Objective To explore the mechanism of long non-coding RNA NR2F1-AS1 (LncRNA NR2F1-AS1) in regulating proliferation and apoptosis of ovarian cancer cells by targeting microRNA-493-5p (miR-493-5p) expression.

Methods The quantitative real-time polymerase chain reaction (qRT-PCR) was used to detect the expression levels of NR2F1-AS1 and miR-493-5p in different lines of ovarian cancer cells; the dual luciferase reporter gene was used to detect the interaction between NR2F1-AS1 and miR-493-5p; the MTT proliferation assay was used to determine the change in the proliferation ability of ovarian cancer cells after interference with NR2F1-AS1 expression or miR-493-5p overexpression; the apoptosis rate of ovarian cancer cells was detected by flow cytometry; the Western blot was used to detect the protein expression levels of CyclinD1, p21, p27, Bcl-2, Bax and cleaved-caspase 3.

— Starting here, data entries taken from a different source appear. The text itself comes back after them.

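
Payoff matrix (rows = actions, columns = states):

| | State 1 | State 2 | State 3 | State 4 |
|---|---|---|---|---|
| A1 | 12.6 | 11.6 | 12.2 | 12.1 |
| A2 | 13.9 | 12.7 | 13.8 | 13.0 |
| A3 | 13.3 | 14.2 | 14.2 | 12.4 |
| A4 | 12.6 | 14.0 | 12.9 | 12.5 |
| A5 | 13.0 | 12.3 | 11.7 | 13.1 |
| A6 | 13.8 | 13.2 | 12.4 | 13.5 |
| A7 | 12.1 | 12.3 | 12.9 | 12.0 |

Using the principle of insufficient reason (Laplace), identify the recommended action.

Row averages: A1=12.125, A2=13.35, A3=13.525, A4=13, A5=12.525, A6=13.225, A7=12.325
Highest average = 13.525 → A3.

A3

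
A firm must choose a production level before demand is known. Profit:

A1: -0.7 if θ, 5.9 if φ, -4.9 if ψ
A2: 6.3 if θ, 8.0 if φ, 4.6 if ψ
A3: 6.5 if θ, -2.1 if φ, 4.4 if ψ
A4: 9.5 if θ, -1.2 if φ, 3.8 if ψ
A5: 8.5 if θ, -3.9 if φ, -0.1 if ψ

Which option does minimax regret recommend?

Column bests: θ=9.5, φ=8.0, ψ=4.6.
A1 regrets: 10.2, 2.1, 9.5 → max 10.2
A2 regrets: 3.2, 0.0, 0.0 → max 3.2
A3 regrets: 3.0, 10.1, 0.2 → max 10.1
A4 regrets: 0.0, 9.2, 0.8 → max 9.2
A5 regrets: 1.0, 11.9, 4.7 → max 11.9
Smallest max regret = 3.2 → A2.

A2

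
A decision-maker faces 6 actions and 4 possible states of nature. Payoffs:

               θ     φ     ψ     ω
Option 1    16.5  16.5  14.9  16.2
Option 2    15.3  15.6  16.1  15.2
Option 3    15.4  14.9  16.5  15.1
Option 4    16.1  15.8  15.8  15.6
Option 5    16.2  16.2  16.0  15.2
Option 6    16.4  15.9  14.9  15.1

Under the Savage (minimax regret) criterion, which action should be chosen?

Column bests: θ=16.5, φ=16.5, ψ=16.5, ω=16.2.
Option 1 regrets: 0.0, 0.0, 1.6, 0.0 → max 1.6
Option 2 regrets: 1.2, 0.9, 0.4, 1.0 → max 1.2
Option 3 regrets: 1.1, 1.6, 0.0, 1.1 → max 1.6
Option 4 regrets: 0.4, 0.7, 0.7, 0.6 → max 0.7
Option 5 regrets: 0.3, 0.3, 0.5, 1.0 → max 1.0
Option 6 regrets: 0.1, 0.6, 1.6, 1.1 → max 1.6
Smallest max regret = 0.7 → Option 4.

Option 4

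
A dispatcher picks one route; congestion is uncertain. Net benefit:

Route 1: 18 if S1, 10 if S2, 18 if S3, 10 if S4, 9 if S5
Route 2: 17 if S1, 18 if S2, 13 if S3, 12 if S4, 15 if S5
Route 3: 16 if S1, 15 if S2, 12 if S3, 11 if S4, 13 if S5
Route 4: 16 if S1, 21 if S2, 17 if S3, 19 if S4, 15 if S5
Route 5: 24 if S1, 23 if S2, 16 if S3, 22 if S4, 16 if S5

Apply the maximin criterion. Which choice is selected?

Route 5

Row minima: Route 1=9, Route 2=12, Route 3=11, Route 4=15, Route 5=16
Best worst-case = 16 → Route 5.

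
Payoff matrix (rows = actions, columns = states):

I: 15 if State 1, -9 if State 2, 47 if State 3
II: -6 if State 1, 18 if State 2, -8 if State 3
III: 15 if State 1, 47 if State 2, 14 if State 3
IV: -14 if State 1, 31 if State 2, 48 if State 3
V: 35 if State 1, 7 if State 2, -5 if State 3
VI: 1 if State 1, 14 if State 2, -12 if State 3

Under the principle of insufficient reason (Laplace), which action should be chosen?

Row averages: I=53/3, II=4/3, III=76/3, IV=65/3, V=37/3, VI=1
Highest average = 76/3 → III.

III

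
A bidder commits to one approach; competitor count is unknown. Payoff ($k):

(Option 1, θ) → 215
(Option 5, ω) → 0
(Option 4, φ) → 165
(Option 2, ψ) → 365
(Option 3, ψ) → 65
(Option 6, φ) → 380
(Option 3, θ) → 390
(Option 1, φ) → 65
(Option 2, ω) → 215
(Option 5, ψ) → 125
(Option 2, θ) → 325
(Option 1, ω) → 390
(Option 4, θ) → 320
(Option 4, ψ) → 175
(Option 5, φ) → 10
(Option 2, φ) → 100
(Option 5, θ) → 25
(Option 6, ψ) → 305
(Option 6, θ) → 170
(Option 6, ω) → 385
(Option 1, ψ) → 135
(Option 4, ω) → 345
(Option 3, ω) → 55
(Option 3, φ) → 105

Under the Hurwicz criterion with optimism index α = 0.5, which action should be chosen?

Option 6

Option 1: 0.5·390 + 0.5·65 = 227.5
Option 2: 0.5·365 + 0.5·100 = 232.5
Option 3: 0.5·390 + 0.5·55 = 222.5
Option 4: 0.5·345 + 0.5·165 = 255
Option 5: 0.5·125 + 0.5·0 = 62.5
Option 6: 0.5·385 + 0.5·170 = 277.5
Highest Hurwicz score = 277.5 → Option 6.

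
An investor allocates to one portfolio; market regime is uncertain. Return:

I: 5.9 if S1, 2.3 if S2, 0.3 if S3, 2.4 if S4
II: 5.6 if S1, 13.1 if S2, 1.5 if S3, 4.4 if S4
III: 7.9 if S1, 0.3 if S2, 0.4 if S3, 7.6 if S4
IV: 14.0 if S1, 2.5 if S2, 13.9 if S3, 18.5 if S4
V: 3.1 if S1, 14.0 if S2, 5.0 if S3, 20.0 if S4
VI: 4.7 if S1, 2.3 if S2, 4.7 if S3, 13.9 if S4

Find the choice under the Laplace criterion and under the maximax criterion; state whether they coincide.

Row averages: I=2.725, II=6.15, III=4.05, IV=12.225, V=10.525, VI=6.4
Highest average = 12.225 → IV.
Row maxima: I=5.9, II=13.1, III=7.9, IV=18.5, V=20.0, VI=13.9
Best best-case = 20.0 → V.

laplace → IV; maximax → V (disagree)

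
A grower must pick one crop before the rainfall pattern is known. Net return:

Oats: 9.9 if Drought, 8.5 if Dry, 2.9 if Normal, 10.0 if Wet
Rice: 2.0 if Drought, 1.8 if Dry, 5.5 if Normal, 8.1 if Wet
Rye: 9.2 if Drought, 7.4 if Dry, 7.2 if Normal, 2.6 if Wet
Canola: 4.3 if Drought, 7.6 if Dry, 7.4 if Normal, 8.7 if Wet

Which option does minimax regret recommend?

Oats

Column bests: Drought=9.9, Dry=8.5, Normal=7.4, Wet=10.0.
Oats regrets: 0.0, 0.0, 4.5, 0.0 → max 4.5
Rice regrets: 7.9, 6.7, 1.9, 1.9 → max 7.9
Rye regrets: 0.7, 1.1, 0.2, 7.4 → max 7.4
Canola regrets: 5.6, 0.9, 0.0, 1.3 → max 5.6
Smallest max regret = 4.5 → Oats.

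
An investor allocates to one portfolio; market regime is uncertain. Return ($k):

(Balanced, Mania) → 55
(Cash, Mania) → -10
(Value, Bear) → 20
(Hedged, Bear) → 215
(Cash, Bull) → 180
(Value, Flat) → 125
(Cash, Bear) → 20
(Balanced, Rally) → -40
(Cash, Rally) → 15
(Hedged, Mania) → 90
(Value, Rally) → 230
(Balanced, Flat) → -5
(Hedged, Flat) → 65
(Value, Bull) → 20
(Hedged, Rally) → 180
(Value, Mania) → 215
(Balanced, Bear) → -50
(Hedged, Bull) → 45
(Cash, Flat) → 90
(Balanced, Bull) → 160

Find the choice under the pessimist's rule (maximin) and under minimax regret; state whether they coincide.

Row minima: Cash=-10, Hedged=45, Balanced=-50, Value=20
Best worst-case = 45 → Hedged.
Column bests: Bear=215, Flat=125, Bull=180, Rally=230, Mania=215.
Cash regrets: 195, 35, 0, 215, 225 → max 225
Hedged regrets: 0, 60, 135, 50, 125 → max 135
Balanced regrets: 265, 130, 20, 270, 160 → max 270
Value regrets: 195, 0, 160, 0, 0 → max 195
Smallest max regret = 135 → Hedged.

maximin → Hedged; minimax regret → Hedged (agree)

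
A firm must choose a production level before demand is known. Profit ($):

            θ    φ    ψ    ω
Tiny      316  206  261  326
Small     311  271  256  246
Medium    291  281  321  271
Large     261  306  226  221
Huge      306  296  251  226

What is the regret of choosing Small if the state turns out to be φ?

Best payoff under φ is 306.
Regret = 306 − 271 = 35.

35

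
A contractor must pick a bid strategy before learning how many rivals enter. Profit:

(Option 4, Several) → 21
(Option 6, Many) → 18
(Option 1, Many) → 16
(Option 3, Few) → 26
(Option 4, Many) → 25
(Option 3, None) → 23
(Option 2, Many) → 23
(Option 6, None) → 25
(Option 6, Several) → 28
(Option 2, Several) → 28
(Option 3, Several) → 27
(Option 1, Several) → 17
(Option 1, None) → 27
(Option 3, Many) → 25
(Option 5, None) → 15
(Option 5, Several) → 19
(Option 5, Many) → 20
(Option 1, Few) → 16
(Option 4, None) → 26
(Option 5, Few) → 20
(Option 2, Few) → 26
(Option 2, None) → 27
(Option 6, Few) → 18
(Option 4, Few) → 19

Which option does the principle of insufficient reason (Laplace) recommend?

Option 2

Row averages: Option 1=19, Option 2=26, Option 3=25.25, Option 4=22.75, Option 5=18.5, Option 6=22.25
Highest average = 26 → Option 2.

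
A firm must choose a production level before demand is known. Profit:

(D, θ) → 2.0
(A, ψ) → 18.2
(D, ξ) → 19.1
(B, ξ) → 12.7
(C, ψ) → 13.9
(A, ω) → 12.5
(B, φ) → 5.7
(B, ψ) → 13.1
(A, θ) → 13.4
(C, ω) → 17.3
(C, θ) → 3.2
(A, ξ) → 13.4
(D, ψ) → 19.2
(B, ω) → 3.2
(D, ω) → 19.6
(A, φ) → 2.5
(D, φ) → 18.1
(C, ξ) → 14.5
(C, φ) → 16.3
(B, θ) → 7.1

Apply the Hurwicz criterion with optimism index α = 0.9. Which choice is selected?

D

A: 0.9·18.2 + 0.1·2.5 = 16.63
B: 0.9·13.1 + 0.1·3.2 = 12.11
C: 0.9·17.3 + 0.1·3.2 = 15.89
D: 0.9·19.6 + 0.1·2.0 = 17.84
Highest Hurwicz score = 17.84 → D.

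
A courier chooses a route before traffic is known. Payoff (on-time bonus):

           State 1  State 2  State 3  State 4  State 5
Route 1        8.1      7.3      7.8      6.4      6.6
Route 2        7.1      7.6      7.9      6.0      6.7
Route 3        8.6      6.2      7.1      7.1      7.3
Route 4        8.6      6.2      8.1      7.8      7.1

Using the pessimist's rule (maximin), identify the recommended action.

Route 1

Row minima: Route 1=6.4, Route 2=6.0, Route 3=6.2, Route 4=6.2
Best worst-case = 6.4 → Route 1.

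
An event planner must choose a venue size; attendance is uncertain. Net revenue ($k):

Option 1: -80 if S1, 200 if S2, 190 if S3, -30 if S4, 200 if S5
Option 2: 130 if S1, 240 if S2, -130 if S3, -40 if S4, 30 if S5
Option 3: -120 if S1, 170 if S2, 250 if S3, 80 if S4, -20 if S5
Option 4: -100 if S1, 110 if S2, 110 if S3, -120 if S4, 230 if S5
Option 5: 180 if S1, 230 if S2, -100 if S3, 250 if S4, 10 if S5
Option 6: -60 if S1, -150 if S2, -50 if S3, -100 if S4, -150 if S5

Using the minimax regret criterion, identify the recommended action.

Option 1

Column bests: S1=180, S2=240, S3=250, S4=250, S5=230.
Option 1 regrets: 260, 40, 60, 280, 30 → max 280
Option 2 regrets: 50, 0, 380, 290, 200 → max 380
Option 3 regrets: 300, 70, 0, 170, 250 → max 300
Option 4 regrets: 280, 130, 140, 370, 0 → max 370
Option 5 regrets: 0, 10, 350, 0, 220 → max 350
Option 6 regrets: 240, 390, 300, 350, 380 → max 390
Smallest max regret = 280 → Option 1.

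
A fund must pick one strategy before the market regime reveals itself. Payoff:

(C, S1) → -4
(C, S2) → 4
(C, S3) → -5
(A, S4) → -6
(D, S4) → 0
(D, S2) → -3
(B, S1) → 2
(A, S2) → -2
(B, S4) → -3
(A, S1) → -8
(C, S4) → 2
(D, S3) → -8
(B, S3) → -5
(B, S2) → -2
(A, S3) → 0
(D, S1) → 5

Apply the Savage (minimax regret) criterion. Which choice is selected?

Column bests: S1=5, S2=4, S3=0, S4=2.
A regrets: 13, 6, 0, 8 → max 13
B regrets: 3, 6, 5, 5 → max 6
C regrets: 9, 0, 5, 0 → max 9
D regrets: 0, 7, 8, 2 → max 8
Smallest max regret = 6 → B.

B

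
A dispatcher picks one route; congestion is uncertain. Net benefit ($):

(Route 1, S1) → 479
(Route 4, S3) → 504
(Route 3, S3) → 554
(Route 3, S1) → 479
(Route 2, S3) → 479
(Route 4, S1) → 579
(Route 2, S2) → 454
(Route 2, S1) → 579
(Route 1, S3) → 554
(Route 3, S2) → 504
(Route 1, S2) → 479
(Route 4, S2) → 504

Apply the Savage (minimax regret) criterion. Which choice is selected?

Column bests: S1=579, S2=504, S3=554.
Route 1 regrets: 100, 25, 0 → max 100
Route 2 regrets: 0, 50, 75 → max 75
Route 3 regrets: 100, 0, 0 → max 100
Route 4 regrets: 0, 0, 50 → max 50
Smallest max regret = 50 → Route 4.

Route 4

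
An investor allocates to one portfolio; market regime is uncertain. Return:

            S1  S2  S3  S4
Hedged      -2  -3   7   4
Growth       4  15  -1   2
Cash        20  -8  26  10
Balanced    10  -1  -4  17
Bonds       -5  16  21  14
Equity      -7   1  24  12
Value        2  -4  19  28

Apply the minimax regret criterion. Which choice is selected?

Column bests: S1=20, S2=16, S3=26, S4=28.
Hedged regrets: 22, 19, 19, 24 → max 24
Growth regrets: 16, 1, 27, 26 → max 27
Cash regrets: 0, 24, 0, 18 → max 24
Balanced regrets: 10, 17, 30, 11 → max 30
Bonds regrets: 25, 0, 5, 14 → max 25
Equity regrets: 27, 15, 2, 16 → max 27
Value regrets: 18, 20, 7, 0 → max 20
Smallest max regret = 20 → Value.

Value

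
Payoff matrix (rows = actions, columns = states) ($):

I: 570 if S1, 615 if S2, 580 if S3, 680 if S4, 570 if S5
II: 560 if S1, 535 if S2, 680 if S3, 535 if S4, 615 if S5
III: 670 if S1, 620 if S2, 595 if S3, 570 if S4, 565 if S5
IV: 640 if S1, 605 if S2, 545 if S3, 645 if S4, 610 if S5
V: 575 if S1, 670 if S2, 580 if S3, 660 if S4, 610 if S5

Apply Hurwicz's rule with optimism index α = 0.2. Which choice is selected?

V

I: 0.2·680 + 0.8·570 = 592
II: 0.2·680 + 0.8·535 = 564
III: 0.2·670 + 0.8·565 = 586
IV: 0.2·645 + 0.8·545 = 565
V: 0.2·670 + 0.8·575 = 594
Highest Hurwicz score = 594 → V.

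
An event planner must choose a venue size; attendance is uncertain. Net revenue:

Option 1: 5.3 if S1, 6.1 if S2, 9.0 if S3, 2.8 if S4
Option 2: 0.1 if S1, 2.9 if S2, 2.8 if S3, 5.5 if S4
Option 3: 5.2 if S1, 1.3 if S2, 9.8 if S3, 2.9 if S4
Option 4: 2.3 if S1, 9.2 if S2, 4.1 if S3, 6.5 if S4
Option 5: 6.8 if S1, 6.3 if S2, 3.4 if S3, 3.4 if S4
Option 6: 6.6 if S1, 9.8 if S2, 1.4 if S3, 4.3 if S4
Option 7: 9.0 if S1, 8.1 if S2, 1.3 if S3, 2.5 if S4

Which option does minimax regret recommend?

Column bests: S1=9.0, S2=9.8, S3=9.8, S4=6.5.
Option 1 regrets: 3.7, 3.7, 0.8, 3.7 → max 3.7
Option 2 regrets: 8.9, 6.9, 7.0, 1.0 → max 8.9
Option 3 regrets: 3.8, 8.5, 0.0, 3.6 → max 8.5
Option 4 regrets: 6.7, 0.6, 5.7, 0.0 → max 6.7
Option 5 regrets: 2.2, 3.5, 6.4, 3.1 → max 6.4
Option 6 regrets: 2.4, 0.0, 8.4, 2.2 → max 8.4
Option 7 regrets: 0.0, 1.7, 8.5, 4.0 → max 8.5
Smallest max regret = 3.7 → Option 1.

Option 1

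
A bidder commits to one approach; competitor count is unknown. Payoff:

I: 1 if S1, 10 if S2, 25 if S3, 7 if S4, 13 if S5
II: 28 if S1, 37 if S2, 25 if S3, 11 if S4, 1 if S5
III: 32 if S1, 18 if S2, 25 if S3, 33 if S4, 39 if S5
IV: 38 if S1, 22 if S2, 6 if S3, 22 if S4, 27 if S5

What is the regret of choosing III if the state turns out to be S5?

0

Best payoff under S5 is 39.
Regret = 39 − 39 = 0.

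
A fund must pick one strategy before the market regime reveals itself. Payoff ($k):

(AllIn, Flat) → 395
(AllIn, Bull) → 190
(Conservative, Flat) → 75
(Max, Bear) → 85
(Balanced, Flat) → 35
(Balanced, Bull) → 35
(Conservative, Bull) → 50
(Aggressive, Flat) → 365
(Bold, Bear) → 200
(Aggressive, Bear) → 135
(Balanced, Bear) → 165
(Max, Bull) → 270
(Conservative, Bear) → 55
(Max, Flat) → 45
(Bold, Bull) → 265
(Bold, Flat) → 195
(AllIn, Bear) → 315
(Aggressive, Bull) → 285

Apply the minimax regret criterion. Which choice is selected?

AllIn

Column bests: Bear=315, Flat=395, Bull=285.
Conservative regrets: 260, 320, 235 → max 320
Balanced regrets: 150, 360, 250 → max 360
Aggressive regrets: 180, 30, 0 → max 180
Bold regrets: 115, 200, 20 → max 200
AllIn regrets: 0, 0, 95 → max 95
Max regrets: 230, 350, 15 → max 350
Smallest max regret = 95 → AllIn.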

Results Compared with normal ovarian epithelial cells, the expression level of NR2F1-AS1 in ovarian cancer cells increased significantly, while the expression level of miR-493-5p decreased significantly (P < 0.05). The dual luciferase assay confirmed that NR2F1-AS1 could specifically bind to miR-493-5p, and the expression and activity of miR-493-5p were negatively regulated by NR2F1-AS1. Interference with NR2F1-AS1 expression or overexpression of miR-493-5p could inhibit the proliferation of ovarian cancer cells, promote apoptosis, significantly up-regulate the expression of p21, Bax, p27 and cleaved-caspase 3, and down-regulate protein expression levels of CyclinD1 and Bcl-2. Inhibiting the expression of miR-493-5p was able to reverse the effect of interference with the expression of NR2F1-AS1 on the proliferation and apoptosis of ovarian cancer cells.

Conclusion Interference with the expression of NR2F1-AS1 can inhibit the proliferation of ovarian cancer cells and induce apoptosis by up-regulating the expression of miR-493-5p.